AFDELING 1. ALGEMENE BEPALINGEN

Artikel 93

De personeelsleden hebben recht op informatie en vorming zowel met betrekking tot aspecten die nuttig zijn voor de uitoefening van de functie als om te kunnen voldoen aan de bevorderingsvereisten.

De personeelsleden houden zich op de hoogte van de ontwikkelingen en de nieuwe inzichten in de materies waarmee zij beroepshalve belast zijn.

De vorming is een plicht als ze noodzakelijk blijkt voor een betere uitoefening van de functie of het functioneren van een dienst, of als ze een onderdeel uitmaakt van een herstructurering of reorganisatie van een afdeling of een implementatie van nieuwe werkmethodes en infrastructuur (artikel 111 GD).

Artikel 94

Onder vorming wordt verstaan: elk begeleid en gestructureerd leertraject, ongeacht of dat intern of extern aan het bestuur georganiseerd wordt, ongeacht de duur ervan en ongeacht of het individueel dan wel in groepsverband georganiseerd wordt.

De vormingsverantwoordelijke zorgt in samenwerking met de gemeentesecretaris voor de concrete invulling van het vormingsrecht en van de vormingsplicht op basis van de vastgestelde vormingsbehoeften.

Artikel 95

Als er meerdere personeelsleden in aanmerking komen voor een bepaalde vormingsactiviteit en een gelijktijdige deelname vanwege het dienstbelang niet mogelijk is, kan de gemeentesecretaris, naar gelang van het geval, op basis van een van de volgende criteria voorrang geven:

1. aan het personeelslid met een rechtstreeks functioneel belang bij de opleiding, zoals blijkt uit zijn functiebeschrijving, persoonlijke doelstellingen of planning;

2. aan het personeelslid van wie uit de evaluatie blijkt dat het baat heeft bij de vormingsactiviteit;

3. aan het personeelslid van wie uit de evaluatie blijkt dat het een bijzondere verdienste heeft op het domein van de vormingsactiviteit;

4. aan het personeelslid dat zich in het kader van een taakverdeling specialiseert in de materie;

5. aan het personeelslid met de laagste anciënniteit dat zich nog in de fase bevindt van kennisverwerving of de verwerving van vaardigheden met betrekking tot de functie;

6. aan personeelsleden van een bepaalde dienst om functionele redenen.
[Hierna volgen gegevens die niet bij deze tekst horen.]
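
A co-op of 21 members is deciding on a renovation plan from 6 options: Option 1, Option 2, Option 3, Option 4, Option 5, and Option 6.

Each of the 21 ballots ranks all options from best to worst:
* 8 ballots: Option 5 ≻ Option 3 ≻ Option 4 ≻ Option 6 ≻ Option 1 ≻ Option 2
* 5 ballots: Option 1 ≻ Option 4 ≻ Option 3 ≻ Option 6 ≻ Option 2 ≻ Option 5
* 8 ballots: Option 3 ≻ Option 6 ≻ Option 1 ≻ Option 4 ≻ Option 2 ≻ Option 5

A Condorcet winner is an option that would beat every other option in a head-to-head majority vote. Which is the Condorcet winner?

Option 3

Option 3 vs Option 1: 16–5
Option 3 vs Option 2: 21–0
Option 3 vs Option 4: 16–5
Option 3 vs Option 5: 13–8
Option 3 vs Option 6: 21–0
Option 3 beats every other option.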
AFDELING 2. DE VORMINGSPLICHT

Artikel 96

Het personeelslid dat in dienst treedt neemt deel aan een leertraject dat zijn integratie in het bestuur en zijn inwerking in de functie bevordert.
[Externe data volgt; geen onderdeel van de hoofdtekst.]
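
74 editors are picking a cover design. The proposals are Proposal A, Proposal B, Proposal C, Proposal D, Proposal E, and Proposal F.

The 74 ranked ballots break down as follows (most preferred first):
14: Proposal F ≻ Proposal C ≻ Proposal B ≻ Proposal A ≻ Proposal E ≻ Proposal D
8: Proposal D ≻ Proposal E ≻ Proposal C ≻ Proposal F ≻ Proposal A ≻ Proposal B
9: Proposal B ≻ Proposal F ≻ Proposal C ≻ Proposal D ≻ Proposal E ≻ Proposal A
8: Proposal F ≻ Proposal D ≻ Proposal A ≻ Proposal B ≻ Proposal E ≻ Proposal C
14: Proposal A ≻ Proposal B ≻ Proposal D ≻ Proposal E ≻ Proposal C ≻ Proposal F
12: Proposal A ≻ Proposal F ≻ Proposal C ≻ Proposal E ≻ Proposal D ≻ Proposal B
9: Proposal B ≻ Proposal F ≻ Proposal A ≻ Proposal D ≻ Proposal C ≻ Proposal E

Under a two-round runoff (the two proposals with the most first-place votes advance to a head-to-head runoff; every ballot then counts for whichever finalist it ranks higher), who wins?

Round 1 first-place votes: Proposal A 26, Proposal B 18, Proposal C 0, Proposal D 8, Proposal E 0, Proposal F 22. Proposal A and Proposal F advance.
Runoff: Proposal A is ranked above Proposal F on 26 ballots, Proposal F above Proposal A on 48.

Proposal F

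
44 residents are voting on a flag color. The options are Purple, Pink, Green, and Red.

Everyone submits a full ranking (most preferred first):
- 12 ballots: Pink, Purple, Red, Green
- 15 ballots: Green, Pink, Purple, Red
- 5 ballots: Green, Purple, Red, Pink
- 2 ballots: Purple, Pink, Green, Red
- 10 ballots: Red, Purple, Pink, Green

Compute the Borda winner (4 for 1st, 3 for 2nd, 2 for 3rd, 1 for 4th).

Pink

Purple: 12×3 + 15×2 + 5×3 + 2×4 + 10×3 = 119
Pink: 12×4 + 15×3 + 5×1 + 2×3 + 10×2 = 124
Green: 12×1 + 15×4 + 5×4 + 2×2 + 10×1 = 106
Red: 12×2 + 15×1 + 5×2 + 2×1 + 10×4 = 91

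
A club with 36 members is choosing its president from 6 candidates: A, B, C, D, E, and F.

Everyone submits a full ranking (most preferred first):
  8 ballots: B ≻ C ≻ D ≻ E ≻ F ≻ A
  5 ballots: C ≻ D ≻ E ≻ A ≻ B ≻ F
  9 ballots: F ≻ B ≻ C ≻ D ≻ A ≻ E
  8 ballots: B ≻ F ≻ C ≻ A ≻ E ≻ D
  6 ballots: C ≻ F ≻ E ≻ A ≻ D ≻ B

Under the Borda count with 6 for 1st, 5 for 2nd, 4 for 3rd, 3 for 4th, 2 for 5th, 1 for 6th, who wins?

C

A: 8×1 + 5×3 + 9×2 + 8×3 + 6×3 = 83
B: 8×6 + 5×2 + 9×5 + 8×6 + 6×1 = 157
C: 8×5 + 5×6 + 9×4 + 8×4 + 6×6 = 174
D: 8×4 + 5×5 + 9×3 + 8×1 + 6×2 = 104
E: 8×3 + 5×4 + 9×1 + 8×2 + 6×4 = 93
F: 8×2 + 5×1 + 9×6 + 8×5 + 6×5 = 145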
Het leertraject kan bestaan uit:

1. een introductiepakket over de werking van het bestuur;

2. kennismaking met de wetgeving / procedures/ technieken/ die eigen zijn aan de functie en aan de dienst waarvan de functie deel uitmaakt;

3. kennismaking met de rechtspositieregeling;

4. deontologie.

Artikel 97

Het personeelslid kan verplicht worden om vorming te volgen:

1. om kennis te nemen van nieuwe wetgeving en nieuwe inzichten met betrekking tot zijn functie of dienst;

2. om vertrouwd te worden met nieuwe informaticatoepassingen;

3. na een procedure van interne personeelsmobiliteit, herplaatsing of bevordering, om zich in te werken in de nieuwe functie;

4. om vertrouwd te worden met het gebruik van nieuwe materialen;

5. als de vorming een onderdeel is van een verbeterplan voor de werking van de dienst;

6. om het individueel functioneren op het vlak van kennis of vaardigheden te verbeteren;

7. met het oog op het behalen van een diploma, een getuigschrift, een brevet of een attest indien betrokkene in het bezit moet zijn van deze akte vooraleer hij vast aangesteld kan worden in de functie waarvoor hij werd aangesteld (“aanstellingsopleiding”);

8. die wordt aangeboden door het bestuur omwille van subsidievoorwaarden die gelden voor de dienst waarin het personeelslid werkzaam is (“subsidiegerichte vorming”);

9. om in aanmerking te komen voor een bevordering, in overeenstemming met de specifieke bevorderingsvoorwaarden;

10. in het kader van de evaluatie.

Artikel 98

Met behoud van de toepassing van de gevolgen van de evaluatie wordt vorming aangeboden die afgestemd is op de vastgestelde behoeften aan het personeelslid met een ongunstige evaluatie tijdens de loopbaan.

Artikel 99

De verplichting om aan vormingsactiviteiten deel te nemen gaat uit van de gemeentesecretaris, of bij delegatie de vormingsverantwoordelijke.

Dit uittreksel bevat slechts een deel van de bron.